— Постучите, может, чего не так.
Машинистка милиции нужна была позарез. Бумаг писалось много, а тут подвернулся такой случай — и человек вроде приятный, и документы хорошие: дочь учителя, с шестью классами гимназии. Со временем, когда осмотрится, можно будет передать ей и делопроизводство, непосильным бременем легшее на плечи Дынникова после того, как он собственноручно подписал ордер на арест делопроизводителя, прикарманившего реквизированный в пользу государства браслет с камушками. Словом, дело бы для Кати нашлось, поэтому Дынников и галантничал, и обхаживал ее, и теперь медлил отпускать, опасаясь, что она до утра передумает, а где он еще сумеет сыскать машинистку в разоренном гражданской и бандитами городке?
“Ремингтон”, надраенный наждаком, великолепно сиял, от него густо пахло керосином.
Дынников достал из ящика лист хорошей бумаги и собственноручно заправил в машинку, сдув предварительно пыль с черного каучукового валика.
— Сейчас и приказ соорудим.
— Приказ? — спросила Катя.
— По всей форме: зачисляется гражданка Истомина Екатерина на должность с декабря месяца пятого дня двадцатого года.

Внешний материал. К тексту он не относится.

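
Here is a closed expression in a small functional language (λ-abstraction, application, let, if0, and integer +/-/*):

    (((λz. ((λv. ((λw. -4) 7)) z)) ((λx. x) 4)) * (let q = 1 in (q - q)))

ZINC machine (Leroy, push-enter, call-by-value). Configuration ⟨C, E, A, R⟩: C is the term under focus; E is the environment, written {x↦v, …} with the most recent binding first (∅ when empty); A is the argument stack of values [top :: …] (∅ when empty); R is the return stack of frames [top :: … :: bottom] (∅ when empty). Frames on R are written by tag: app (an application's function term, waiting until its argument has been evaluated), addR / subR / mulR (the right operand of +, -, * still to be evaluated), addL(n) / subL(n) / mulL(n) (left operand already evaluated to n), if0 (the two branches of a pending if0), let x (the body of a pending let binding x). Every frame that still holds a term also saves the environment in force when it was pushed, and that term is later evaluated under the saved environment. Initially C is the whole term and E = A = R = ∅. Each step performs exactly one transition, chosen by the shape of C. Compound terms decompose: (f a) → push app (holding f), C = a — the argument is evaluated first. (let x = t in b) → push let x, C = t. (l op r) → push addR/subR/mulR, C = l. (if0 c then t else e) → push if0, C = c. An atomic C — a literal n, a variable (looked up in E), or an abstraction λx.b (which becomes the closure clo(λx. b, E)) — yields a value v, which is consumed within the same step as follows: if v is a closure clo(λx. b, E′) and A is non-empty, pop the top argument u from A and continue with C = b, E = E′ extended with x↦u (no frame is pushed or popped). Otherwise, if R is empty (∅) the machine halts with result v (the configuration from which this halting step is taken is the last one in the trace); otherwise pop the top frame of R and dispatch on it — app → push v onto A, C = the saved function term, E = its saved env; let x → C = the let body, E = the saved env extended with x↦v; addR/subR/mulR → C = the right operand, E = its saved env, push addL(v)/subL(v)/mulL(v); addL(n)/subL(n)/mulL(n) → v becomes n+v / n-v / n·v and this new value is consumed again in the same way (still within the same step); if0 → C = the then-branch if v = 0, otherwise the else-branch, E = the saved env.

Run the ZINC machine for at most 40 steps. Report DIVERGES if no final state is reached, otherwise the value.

t=0: <C=(((λz. ((λv. ((λw. -4) 7)) z)) ((λx. x) 4)) * (let q = 1 in (q - q))), E=∅, A=∅, R=∅>
t=1: <C=((λz. ((λv. ((λw. -4) 7)) z)) ((λx. x) 4)), E=∅, A=∅, R=[mulR]>
t=2: <C=((λx. x) 4), E=∅, A=∅, R=[app :: mulR]>
t=3: <C=4, E=∅, A=∅, R=[app :: app :: mulR]>
t=4: <C=(λx. x), E=∅, A=[4], R=[app :: mulR]>
t=5: <C=x, E={x↦4}, A=∅, R=[app :: mulR]>
t=6: <C=(λz. ((λv. ((λw. -4) 7)) z)), E=∅, A=[4], R=[mulR]>
t=7: <C=((λv. ((λw. -4) 7)) z), E={z↦4}, A=∅, R=[mulR]>
t=8: <C=z, E={z↦4}, A=∅, R=[app :: mulR]>
t=9: <C=(λv. ((λw. -4) 7)), E={z↦4}, A=[4], R=[mulR]>
t=10: <C=((λw. -4) 7), E={v↦4, z↦4}, A=∅, R=[mulR]>
t=11: <C=7, E={v↦4, z↦4}, A=∅, R=[app :: mulR]>
t=12: <C=(λw. -4), E={v↦4, z↦4}, A=[7], R=[mulR]>
t=13: <C=-4, E={w↦7, v↦4, z↦4}, A=∅, R=[mulR]>
t=14: <C=(let q = 1 in (q - q)), E=∅, A=∅, R=[mulL(-4)]>
t=15: <C=1, E=∅, A=∅, R=[let q :: mulL(-4)]>
t=16: <C=(q - q), E={q↦1}, A=∅, R=[mulL(-4)]>
t=17: <C=q, E={q↦1}, A=∅, R=[subR :: mulL(-4)]>
t=18: <C=q, E={q↦1}, A=∅, R=[subL(1) :: mulL(-4)]>
→ final value 0

Answer: 0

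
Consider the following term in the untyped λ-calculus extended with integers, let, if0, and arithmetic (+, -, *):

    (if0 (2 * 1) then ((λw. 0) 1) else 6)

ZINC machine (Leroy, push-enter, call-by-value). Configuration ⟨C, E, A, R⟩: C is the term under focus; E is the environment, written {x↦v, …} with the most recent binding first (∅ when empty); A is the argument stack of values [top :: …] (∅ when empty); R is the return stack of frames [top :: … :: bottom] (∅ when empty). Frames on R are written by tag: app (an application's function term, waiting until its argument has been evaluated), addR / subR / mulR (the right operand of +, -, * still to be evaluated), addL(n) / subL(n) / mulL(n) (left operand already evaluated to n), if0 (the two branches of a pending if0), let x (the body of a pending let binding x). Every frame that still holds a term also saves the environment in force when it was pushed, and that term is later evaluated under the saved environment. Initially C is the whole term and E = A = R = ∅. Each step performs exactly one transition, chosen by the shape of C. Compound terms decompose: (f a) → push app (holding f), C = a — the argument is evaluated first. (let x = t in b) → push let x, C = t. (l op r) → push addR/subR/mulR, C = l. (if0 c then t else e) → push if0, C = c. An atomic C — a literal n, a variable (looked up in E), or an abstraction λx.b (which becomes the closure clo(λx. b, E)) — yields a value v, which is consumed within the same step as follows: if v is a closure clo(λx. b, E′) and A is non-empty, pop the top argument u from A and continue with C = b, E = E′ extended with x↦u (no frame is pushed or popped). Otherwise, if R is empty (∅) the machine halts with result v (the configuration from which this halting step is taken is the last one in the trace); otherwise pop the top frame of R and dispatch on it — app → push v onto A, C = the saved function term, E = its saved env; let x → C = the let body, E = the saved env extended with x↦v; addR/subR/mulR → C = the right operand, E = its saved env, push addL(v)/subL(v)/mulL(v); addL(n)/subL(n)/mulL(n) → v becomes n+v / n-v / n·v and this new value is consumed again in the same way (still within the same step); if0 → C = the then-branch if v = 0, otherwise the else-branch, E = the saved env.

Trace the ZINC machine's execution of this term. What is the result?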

— Сейчас писать? — сказала Катя, и в глазах у нее промелькнул ужас.
— Передумали?
— Нет, почему же! — сказала Катя решительно и подвинулась к столу. — Диктуйте, пожалуйста.
— Пишите: приказ…
Катя ударила по клавише, и “ремингтон” содрогнулся. Машинка гудела, а Дынников холодел от неприятных предчувствий.
— Что же вы? — сказал он вялым голосом. — Или неисправность какая?
“Ремингтон” в четвертый раз тренькнул и умолк. И Дынников явственно расслышал сдавленное рыдание.
— Вы чего? — спросил он. — Палец накололи?
Рыдание прорвалось наружу и утопило слова, но Дынников все-таки успел разобрать их, и глаза его округлились.
— Совсем? — спросил он пораженно. — Совсем не умеете?
— Совсем…
— Может, разучились?
— Н-нет…
Дынников сел. Он был готов к чему угодно. Но только не к этому.
Он поглядел на худенькое личико, упрятанное в сгиб руки, на прозрачную Катину щеку и осторожно спросил:
— А научиться ты не сможешь?
— Не знаю… попробую…
— Тут и пробовать нечего. Подумаешь, паровоз!
— Я постараюсь, — сказала Катя. — Я очень постараюсь. У меня папа болен. И сестре семь лет.
— Ну и хорошо, — сказал Дынников невпопад.
— Что “хорошо”?
— А все! — сказал Дынников облегченно, поскольку в этот самый миг принял решение. — Приходи утром и стучи.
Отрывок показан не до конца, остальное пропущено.